Бранислав осознал вскоре всю кулинарную немощь Григория; тогда он предложил ему выполнять отдельные лакомства, так мастер мог быть уверен в неминуемой гибели наглого выскочки. Отрепьев сам понимал, что в готовке обычных блюд не ему состязаться с Браниславом, но он помнил пиры патриарха и решил произвесть удивление. Он нарвал слив-угорок, коими изобиловала вишневетчина, изъял косточки, вместо них вложил в каждую чищеный крупный орех. После этими сливами туго набил потрошёного жаворонка. Жаворонка он заключил в перепёлку, предварительно разбултыхав в ней вино. Начинив перепёлкой фазана, он взял порося. Не рубя, не кромсая, надрезал пасть, вытянул внутренности, залил две сулеи — сполоснул, как и прочие тушки, что стали его содержимым.
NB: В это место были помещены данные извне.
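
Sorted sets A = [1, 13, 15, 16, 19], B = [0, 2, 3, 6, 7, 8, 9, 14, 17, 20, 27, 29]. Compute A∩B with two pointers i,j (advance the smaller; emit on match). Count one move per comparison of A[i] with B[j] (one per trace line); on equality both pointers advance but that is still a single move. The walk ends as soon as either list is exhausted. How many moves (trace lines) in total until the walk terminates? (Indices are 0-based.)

i=0 j=0: 1>0, j++
i=0 j=1: 1<2, i++
i=1 j=1: 13>2, j++
i=1 j=2: 13>3, j++
i=1 j=3: 13>6, j++
i=1 j=4: 13>7, j++
i=1 j=5: 13>8, j++
i=1 j=6: 13>9, j++
i=1 j=7: 13<14, i++
i=2 j=7: 15>14, j++
i=2 j=8: 15<17, i++
i=3 j=8: 16<17, i++
i=4 j=8: 19>17, j++
i=4 j=9: 19<20, i++

14 moves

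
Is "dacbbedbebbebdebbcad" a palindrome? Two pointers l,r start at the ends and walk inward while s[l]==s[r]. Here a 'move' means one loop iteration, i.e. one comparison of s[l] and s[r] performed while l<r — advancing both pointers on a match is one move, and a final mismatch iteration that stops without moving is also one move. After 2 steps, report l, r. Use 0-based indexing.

[0,19] 'd'=='d' → l++,r--
[1,18] 'a'=='a' → l++,r--

l=2, r=17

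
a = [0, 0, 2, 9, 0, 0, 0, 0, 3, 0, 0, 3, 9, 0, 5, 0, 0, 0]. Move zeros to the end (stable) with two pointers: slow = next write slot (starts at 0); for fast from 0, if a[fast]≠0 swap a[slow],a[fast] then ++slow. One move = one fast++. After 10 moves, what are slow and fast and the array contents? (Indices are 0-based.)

slow=3, fast=10, a=[2, 9, 3, 0, 0, 0, 0, 0, 0, 0, 0, 3, 9, 0, 5, 0, 0, 0]

slow=0 fast=0: a[fast]=0, fast++
slow=0 fast=1: a[fast]=0, fast++
slow=0 fast=2: a[fast]=2≠0 swap→a[0]=2, slow++,fast++
slow=1 fast=3: a[fast]=9≠0 swap→a[1]=9, slow++,fast++
slow=2 fast=4: a[fast]=0, fast++
slow=2 fast=5: a[fast]=0, fast++
slow=2 fast=6: a[fast]=0, fast++
slow=2 fast=7: a[fast]=0, fast++
slow=2 fast=8: a[fast]=3≠0 swap→a[2]=3, slow++,fast++
slow=3 fast=9: a[fast]=0, fast++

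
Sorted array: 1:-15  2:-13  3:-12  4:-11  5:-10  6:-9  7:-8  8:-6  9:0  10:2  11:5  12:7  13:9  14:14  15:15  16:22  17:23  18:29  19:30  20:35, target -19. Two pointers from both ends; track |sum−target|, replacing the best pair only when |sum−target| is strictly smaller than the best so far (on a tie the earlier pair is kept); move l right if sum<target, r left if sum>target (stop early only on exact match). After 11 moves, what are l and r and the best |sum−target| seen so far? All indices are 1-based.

[1,20] -15+35=20 d=39 * → r--
[1,19] -15+30=15 d=34 * → r--
[1,18] -15+29=14 d=33 * → r--
[1,17] -15+23=8 d=27 * → r--
[1,16] -15+22=7 d=26 * → r--
[1,15] -15+15=0 d=19 * → r--
[1,14] -15+14=-1 d=18 * → r--
[1,13] -15+9=-6 d=13 * → r--
[1,12] -15+7=-8 d=11 * → r--
[1,11] -15+5=-10 d=9 * → r--
[1,10] -15+2=-13 d=6 * → r--

l=1, r=9, best |Δ|=6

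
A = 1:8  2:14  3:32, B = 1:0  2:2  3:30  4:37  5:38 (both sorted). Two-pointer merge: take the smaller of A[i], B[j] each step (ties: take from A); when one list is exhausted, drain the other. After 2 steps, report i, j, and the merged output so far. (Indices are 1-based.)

i=1, j=3, merged so far=[0, 2]

[i=1,j=1] A[i]=8>B[j]=0 take 0 → j++
[i=1,j=2] A[i]=8>B[j]=2 take 2 → j++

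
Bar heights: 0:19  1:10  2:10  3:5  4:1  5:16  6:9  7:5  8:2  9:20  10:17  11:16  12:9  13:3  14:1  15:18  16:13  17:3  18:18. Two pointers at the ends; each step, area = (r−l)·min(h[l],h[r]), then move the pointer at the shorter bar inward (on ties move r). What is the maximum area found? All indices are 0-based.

max area = 324

l=0 r=18: min(19,18)*18=324 best=324 *, r--
l=0 r=17: min(19,3)*17=51 best=324, r--
l=0 r=16: min(19,13)*16=208 best=324, r--
l=0 r=15: min(19,18)*15=270 best=324, r--
l=0 r=14: min(19,1)*14=14 best=324, r--
l=0 r=13: min(19,3)*13=39 best=324, r--
l=0 r=12: min(19,9)*12=108 best=324, r--
l=0 r=11: min(19,16)*11=176 best=324, r--
l=0 r=10: min(19,17)*10=170 best=324, r--
l=0 r=9: min(19,20)*9=171 best=324, l++
l=1 r=9: min(10,20)*8=80 best=324, l++
l=2 r=9: min(10,20)*7=70 best=324, l++
l=3 r=9: min(5,20)*6=30 best=324, l++
l=4 r=9: min(1,20)*5=5 best=324, l++
l=5 r=9: min(16,20)*4=64 best=324, l++
l=6 r=9: min(9,20)*3=27 best=324, l++
l=7 r=9: min(5,20)*2=10 best=324, l++
l=8 r=9: min(2,20)*1=2 best=324, l++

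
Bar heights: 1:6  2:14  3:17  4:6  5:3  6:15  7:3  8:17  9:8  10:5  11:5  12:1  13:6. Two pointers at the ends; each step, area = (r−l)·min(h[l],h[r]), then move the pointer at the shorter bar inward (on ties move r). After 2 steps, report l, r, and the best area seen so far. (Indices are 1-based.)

[1,13] min(6,6)*12=72 best=72 * → r--
[1,12] min(6,1)*11=11 best=72 → r--

l=1, r=11, best area=72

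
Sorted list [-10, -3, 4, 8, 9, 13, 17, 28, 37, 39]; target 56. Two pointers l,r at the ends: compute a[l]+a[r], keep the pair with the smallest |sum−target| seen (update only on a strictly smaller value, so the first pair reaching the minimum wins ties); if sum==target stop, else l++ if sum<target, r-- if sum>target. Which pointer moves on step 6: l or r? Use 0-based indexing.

[0,9] -10+39=29 d=27 * → l++
[1,9] -3+39=36 d=20 * → l++
[2,9] 4+39=43 d=13 * → l++
[3,9] 8+39=47 d=9 * → l++
[4,9] 9+39=48 d=8 * → l++
[5,9] 13+39=52 d=4 * → l++

l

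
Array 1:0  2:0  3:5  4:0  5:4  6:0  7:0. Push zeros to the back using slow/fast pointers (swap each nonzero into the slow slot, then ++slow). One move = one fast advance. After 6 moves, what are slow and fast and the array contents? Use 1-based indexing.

slow=3, fast=7, a=[5, 4, 0, 0, 0, 0, 0]

slow=1 fast=1: a[fast]=0, fast++
slow=1 fast=2: a[fast]=0, fast++
slow=1 fast=3: a[fast]=5≠0 swap→a[1]=5, slow++,fast++
slow=2 fast=4: a[fast]=0, fast++
slow=2 fast=5: a[fast]=4≠0 swap→a[2]=4, slow++,fast++
slow=3 fast=6: a[fast]=0, fast++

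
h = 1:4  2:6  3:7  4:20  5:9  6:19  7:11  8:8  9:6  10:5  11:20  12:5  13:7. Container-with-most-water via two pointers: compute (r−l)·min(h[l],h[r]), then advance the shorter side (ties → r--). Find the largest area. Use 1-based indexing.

max area = 140

[1,13] min(4,7)*12=48 best=48 * → l++
[2,13] min(6,7)*11=66 best=66 * → l++
[3,13] min(7,7)*10=70 best=70 * → r--
[3,12] min(7,5)*9=45 best=70 → r--
[3,11] min(7,20)*8=56 best=70 → l++
[4,11] min(20,20)*7=140 best=140 * → r--
[4,10] min(20,5)*6=30 best=140 → r--
[4,9] min(20,6)*5=30 best=140 → r--
[4,8] min(20,8)*4=32 best=140 → r--
[4,7] min(20,11)*3=33 best=140 → r--
[4,6] min(20,19)*2=38 best=140 → r--
[4,5] min(20,9)*1=9 best=140 → r--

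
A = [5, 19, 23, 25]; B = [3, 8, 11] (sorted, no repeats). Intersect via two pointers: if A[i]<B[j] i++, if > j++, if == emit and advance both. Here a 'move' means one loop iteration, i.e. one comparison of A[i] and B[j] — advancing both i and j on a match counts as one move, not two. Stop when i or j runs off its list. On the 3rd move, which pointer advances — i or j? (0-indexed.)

[i=0,j=0] 5>3 → j++
[i=0,j=1] 5<8 → i++
[i=1,j=1] 19>8 → j++

j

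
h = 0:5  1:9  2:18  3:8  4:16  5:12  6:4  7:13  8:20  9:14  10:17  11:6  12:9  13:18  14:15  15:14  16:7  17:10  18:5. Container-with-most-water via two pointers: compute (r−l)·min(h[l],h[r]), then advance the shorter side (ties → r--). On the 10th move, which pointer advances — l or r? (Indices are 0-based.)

r

l=0 r=18: min(5,5)*18=90 best=90 *, r--
l=0 r=17: min(5,10)*17=85 best=90, l++
l=1 r=17: min(9,10)*16=144 best=144 *, l++
l=2 r=17: min(18,10)*15=150 best=150 *, r--
l=2 r=16: min(18,7)*14=98 best=150, r--
l=2 r=15: min(18,14)*13=182 best=182 *, r--
l=2 r=14: min(18,15)*12=180 best=182, r--
l=2 r=13: min(18,18)*11=198 best=198 *, r--
l=2 r=12: min(18,9)*10=90 best=198, r--
l=2 r=11: min(18,6)*9=54 best=198, r--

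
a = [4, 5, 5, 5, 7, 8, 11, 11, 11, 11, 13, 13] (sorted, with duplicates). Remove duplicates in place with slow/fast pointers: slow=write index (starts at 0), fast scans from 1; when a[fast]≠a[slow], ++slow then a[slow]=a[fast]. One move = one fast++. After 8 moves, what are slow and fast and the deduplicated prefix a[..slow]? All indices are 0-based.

(s=0,f=1) a[fast]=5≠a[slow]=4 write a[1]=5 → slow++,fast++
(s=1,f=2) a[fast]=5=a[slow] dup → fast++
(s=1,f=3) a[fast]=5=a[slow] dup → fast++
(s=1,f=4) a[fast]=7≠a[slow]=5 write a[2]=7 → slow++,fast++
(s=2,f=5) a[fast]=8≠a[slow]=7 write a[3]=8 → slow++,fast++
(s=3,f=6) a[fast]=11≠a[slow]=8 write a[4]=11 → slow++,fast++
(s=4,f=7) a[fast]=11=a[slow] dup → fast++
(s=4,f=8) a[fast]=11=a[slow] dup → fast++

slow=4, fast=9, prefix=[4, 5, 7, 8, 11]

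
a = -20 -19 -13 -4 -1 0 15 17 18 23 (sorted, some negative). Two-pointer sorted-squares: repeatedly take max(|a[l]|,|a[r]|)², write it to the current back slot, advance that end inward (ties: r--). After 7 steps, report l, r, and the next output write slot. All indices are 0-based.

[0,9] |-20|<=|23| out[9]=529 → r--
[0,8] |-20|>|18| out[8]=400 → l++
[1,8] |-19|>|18| out[7]=361 → l++
[2,8] |-13|<=|18| out[6]=324 → r--
[2,7] |-13|<=|17| out[5]=289 → r--
[2,6] |-13|<=|15| out[4]=225 → r--
[2,5] |-13|>|0| out[3]=169 → l++

l=3, r=5, next write slot=2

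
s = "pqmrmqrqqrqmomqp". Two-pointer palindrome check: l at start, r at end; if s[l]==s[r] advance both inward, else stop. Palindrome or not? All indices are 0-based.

not a palindrome (mismatch at 3,12)

l=0 r=15: 'p'=='p', l++,r--
l=1 r=14: 'q'=='q', l++,r--
l=2 r=13: 'm'=='m', l++,r--
l=3 r=12: 'r'!='o', stop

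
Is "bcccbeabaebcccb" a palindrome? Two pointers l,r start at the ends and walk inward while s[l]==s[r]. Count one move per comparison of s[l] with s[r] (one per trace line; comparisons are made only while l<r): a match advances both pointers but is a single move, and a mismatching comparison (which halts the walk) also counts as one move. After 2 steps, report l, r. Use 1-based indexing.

l=3, r=13

[1,15] 'b'=='b' → l++,r--
[2,14] 'c'=='c' → l++,r--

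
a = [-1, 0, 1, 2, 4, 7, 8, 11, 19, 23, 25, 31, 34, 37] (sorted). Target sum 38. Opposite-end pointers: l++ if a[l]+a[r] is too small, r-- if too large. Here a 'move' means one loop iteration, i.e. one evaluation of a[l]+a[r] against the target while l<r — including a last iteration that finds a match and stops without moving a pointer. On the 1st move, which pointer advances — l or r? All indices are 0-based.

l

l=0 r=13: -1+37=36 <38, l++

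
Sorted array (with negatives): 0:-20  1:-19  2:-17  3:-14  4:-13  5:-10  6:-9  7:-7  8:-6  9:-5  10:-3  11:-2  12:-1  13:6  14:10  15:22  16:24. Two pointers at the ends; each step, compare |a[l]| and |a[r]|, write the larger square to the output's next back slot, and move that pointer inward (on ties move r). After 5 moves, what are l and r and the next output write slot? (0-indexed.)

l=0 r=16: |-20|<=|24| out[16]=576, r--
l=0 r=15: |-20|<=|22| out[15]=484, r--
l=0 r=14: |-20|>|10| out[14]=400, l++
l=1 r=14: |-19|>|10| out[13]=361, l++
l=2 r=14: |-17|>|10| out[12]=289, l++

l=3, r=14, next write slot=11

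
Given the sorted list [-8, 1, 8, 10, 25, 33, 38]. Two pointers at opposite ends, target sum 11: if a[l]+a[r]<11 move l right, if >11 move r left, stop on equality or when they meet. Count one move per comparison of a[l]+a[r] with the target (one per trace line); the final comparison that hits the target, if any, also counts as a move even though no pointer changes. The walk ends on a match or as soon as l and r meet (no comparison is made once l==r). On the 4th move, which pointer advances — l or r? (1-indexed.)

l

[1,7] -8+38=30 >11 → r--
[1,6] -8+33=25 >11 → r--
[1,5] -8+25=17 >11 → r--
[1,4] -8+10=2 <11 → l++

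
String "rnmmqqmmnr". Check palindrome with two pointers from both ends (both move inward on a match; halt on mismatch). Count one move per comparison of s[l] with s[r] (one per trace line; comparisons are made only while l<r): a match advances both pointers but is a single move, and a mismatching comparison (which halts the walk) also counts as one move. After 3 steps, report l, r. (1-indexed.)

[1,10] 'r'=='r' → l++,r--
[2,9] 'n'=='n' → l++,r--
[3,8] 'm'=='m' → l++,r--

l=4, r=7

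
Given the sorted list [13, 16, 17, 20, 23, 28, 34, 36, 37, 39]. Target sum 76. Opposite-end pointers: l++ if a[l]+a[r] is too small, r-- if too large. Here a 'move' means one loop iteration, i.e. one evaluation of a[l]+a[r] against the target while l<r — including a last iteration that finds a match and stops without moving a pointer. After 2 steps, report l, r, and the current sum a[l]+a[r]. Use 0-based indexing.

l=0 r=9: 13+39=52 <76, l++
l=1 r=9: 16+39=55 <76, l++

l=2, r=9, sum=56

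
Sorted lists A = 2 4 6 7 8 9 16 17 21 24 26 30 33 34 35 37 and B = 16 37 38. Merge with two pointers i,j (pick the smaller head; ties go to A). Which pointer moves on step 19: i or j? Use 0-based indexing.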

Взялся жарить матрену всю сразу на зычном огне, кожу сжёг, сердцевина осталась сырой, да к тому же ещё, только князь Адам ткнул в это явство прибором, свинтус фыркнул ему на манишку венгерским вином.
Но явилось какое-то чудо. Хоть княгиня Гризельда и не прикоснулась к творению нового стряпника, сам Адам Вишневецкий жевал, с усилием двигая челюстями, да похваливал кухню боярства московского.
Расстрига-монах вдохновился: щуки, ряженные попугаями; начиненные колкой, усатой креветкой язи; кислый сбитень «медок» — всё выпало на долю мужественного князя Адама. У него после первого же угощения не осталось сомнений: поварёнок не тот, за кого он себя выдаёт. Заводил со слугой разговор о Москве и иных городах, вплоть до Углича, приглашал сыграть партию в шахматы, только тот притворялся, что может лишь в зернь.
«Может, это не тот, — стал задумываться Вишневецкий, — может, это ошибка, что руки различной длины. На взгляд — почти одинаковые». Вскоре князь Адам уже шпынял нового холопа, смотрел: не ответит ли на угнетение предполагаемый «благородный дух». Но благородный дух молчал. Отрепьев, закусив удила, изучал князя.
Наконец, князь Адам взял его прислуживать в баню, вдруг вспомнил, что нрав и повадки в парильне у голого как-то видней. Отрепьев полагал то же и обрадовался назначению (он уже откупорил на кухне пришедший из Польши бачок с пармезаном и гадал, где ему применить эту вещь: для горячей похлёбки или к сладкому сырнику, как внезапно был вызван в парильню).
Адам Александрович уже раздевался в предбаннике.
— Что уставился? — пугнул он представшего повара. — Разоблачайся живей.
Григорий мигом скинул рубаху, исподние штуки и вдруг поймал изумлённый взгляд князя. Как мог он забыть!
Князь Адам притянул его за золочёную цепку на шее, стал разглядывать в мелких карбункулах крест, с оборота прочёл по-латыни: «Боже, храни наследующего».
Задрожали ресницы, усы… Князь рукой, ослабевшей внезапно, положил крест на место, в серёдку ключиц.
Дед Адама Александровича земно кланялся юному Иоанну (во время опричнины только отринул московскую службу), но сам Адам Вишневецкий был всё же подданным Сигизмунда. Помолчали. Первым нашёлся Отрепьев. По трепету княжьих усов он уже угадал, куда дует ветер.
— Что уставился? — изумился слуга господину. — Пойдём, мыльню-то выстудит.
Через полчаса заглянувший в пекло узнать, не надо ли чего, холоп-истопник различил сквозь клубы пара: ясновельможный пан Адам Александрович Вишневецкий, отдуваясь и жмурясь от жгучих брызг, вовсю хлещет берёзовым веничком нового служку, покрякивающего на полоке. Истопник объяснил сам себя угоревшим и, пройдя на воздух, вылил на голову шайку холодной воды.
Межевые судьи, воротившиеся из Заднепровья в Кремль, снова сетовали Борису Фёдоровичу на упрямого князя. Вишневецкий теперь, мол, не токмо кивает наследственным правом своим на украйные земли, а вовсе лишившись рассудка, кричит: «Мне Борис не указ!» — у него, мол, гостит настоящий московский царь Дмитрий Иванович, чуть не погибший от рук… нападавших.
Старший дьяк, павший ниц перед царём, колотил по ковру кулаками, показуя своё возмущение паном и тем подзаборником, коего пан приютил, «учинил и на конях, и на колесницах» и в коем он, старший дьяк, сразу узнал бы кремлёвского «возвышенного инока», ежели бы не понимал, что этого никак не может быть.